Dove non arrivano le risorse, arrivano le idee: così il campionato italiano è tornato grande agli occhi dell’Europa.

Non è una questione di sistema, ma di interpreti: da quella tragica notte al Renzo Barbera che scatenò il processo al calcio italiano – dall’obsolescenza delle strutture all’inadeguatezza dei settori giovanili – è già cambiato tanto. E il merito va riconosciuto ai singoli club, a dirigenti e allenatori che, senza particolare supporto economico dalle Istituzioni o dalla commercializzazione del prodotto televisivo, si sono rimboccati le maniche per donare nuovamente alla Serie A competitività interna e prestigio a livello europeo.

Per cominciare, quattro squadre diverse si sono laureate Campioni d’Italia nelle ultime cinque stagioni – una variabilità gradita (dopo i nove anni di dominio bianconero) che alimenta progetti ambiziosi allargando il campo delle pretendenti al titolo. E nonostante, sulla carta, Inter e Napoli abbiano vinto con ampio margine i rispettivi Scudetti, la vicenda partenopea dimostra che l’emergere di realtà sempre più attrezzate come, ad esempio, Fiorentina e Bologna, richieda una certa progettualità per non perdere il treno (sempre più lungo) che conduce in Europa.

Europa che accoglierà, nella competizione più prestigiosa appena rinnovata, cinque squadre italiane, tra cui la più bella sorpresa della stagione appena terminata: il Bologna costruito da Giovanni Sartori. Se quest’anno, in Champions League, il cammino delle italiane non è stato entusiasmante, l’impresa bergamasca di Dublino e la seconda finale di Conference League consecutiva per la Fiorentina ci hanno assicurato il maggiore Ranking UEFA 23/24 (e il secondo posto nella classifica generale alle spalle dell’Inghilterra).

Insomma, la Serie A in Europa fa sempre più paura – e il prossimo anno avrebbe potuto contare nove club tra tutte le competizioni se i Viola avessero battuto l’Olympiakos ad Atene (il Toro, così, dovrà rimandare la sua comparsa fuori confine). Segno di un campionato vitale in cui sono sempre meno le partite dall’esito scontato: basti pensare alla parabola discendente del Sassuolo, retrocesso dopo undici stagioni nonostante i 6 punti conquistati contro l’Inter capolista. Lo stesso Frosinone, per continuità di gioco espresso, non avrebbe meritato il campionato cadetto.
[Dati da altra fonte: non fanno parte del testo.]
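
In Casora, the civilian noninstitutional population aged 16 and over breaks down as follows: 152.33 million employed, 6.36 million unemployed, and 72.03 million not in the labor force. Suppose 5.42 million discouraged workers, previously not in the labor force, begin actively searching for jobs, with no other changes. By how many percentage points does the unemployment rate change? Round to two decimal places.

The unemployment rate changes by +3.17 percentage points.

Initially, labor force = 152.33 + 6.36 = 158.69 million, so u = 6.36/158.69 = 4.01%.
After the change, unemployed and labor force both rise by 5.42 → E = 152.33, U = 11.78, labor force = 164.11 million.
New unemployment rate = 11.78 / 164.11 = 7.18%.
Change = 7.18% − 4.01% = +3.17 percentage points.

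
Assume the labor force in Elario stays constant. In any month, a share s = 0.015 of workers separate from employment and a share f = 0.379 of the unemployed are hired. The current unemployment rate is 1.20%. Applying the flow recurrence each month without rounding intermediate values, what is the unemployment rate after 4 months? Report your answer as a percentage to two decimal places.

Unemployment rate after four months ≈ 3.46%.

With a fixed labor force, u_{t+1} = u_t + s·(1−u_t) − f·u_t = u_t·(1−s−f) + s.
Here 1−s−f = 0.606 and s = 0.015.
u_1 = 0.012000 × 0.606 + 0.015 = 0.022272.
u_2 = 0.022272 × 0.606 + 0.015 = 0.028497.
u_3 = 0.028497 × 0.606 + 0.015 = 0.032269.
u_4 = 0.032269 × 0.606 + 0.015 = 0.034555.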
A proposito: le tre neopromosse bussano alle porte della Serie A forti della stabilità finanziaria garantita dalla famiglia americana Krause (per il Parma) e dal capitale anglo-indonesiano di SENT Entertainment (per il Como). Società che, come il Monza due anni fa e come il Genoa la scorsa stagione, arrivano non solo per restare, ma per costruire e ritagliarsi opportunità di crescita. E la terza, il Venezia, è anch’essa in mano a un gruppo di investitori americani che dal 2015 hanno portato gli arancioneroverdi dalla D alla A (due volte).

Che la Serie A stia tornando ai fasti di un tempo se n’è accorta anche Deloitte, che nell’ultimo report sulla stagione 22/23 ha parlato dell’influenza sismica che le prestazioni sul campo hanno determinato sui ricavi finanziari di Napoli (+80% degli introiti dai diritti televisivi), Milan (+30%) e Inter (+22%), oltre a incrementi “a doppia cifra” sulla percentuale dei biglietti venduti rispetto ai livelli prepandemici. Si tratta, però, di traguardi ancora isolati, capaci di generare un’immagine di facciata ma non di darle sostegno e stabilità.

Successi di club, dunque, non di quel Sistema che avrebbe il dovere di tutelarli o quantomeno di premiare le idee, la passione, il lavoro di piazze che ambiscono a un panorama europeo e nel frattempo festeggiano ognuna secondo personali usanze, identità, sapori. La differenza tanto sciorinata con la Premier League diventa sempre più economica: laddove una società inglese può cercare di colmare le lacune ricorrendo al mercato, l’Italia si affida alla mentalità dei propri allenatori e alla forza del collettivo.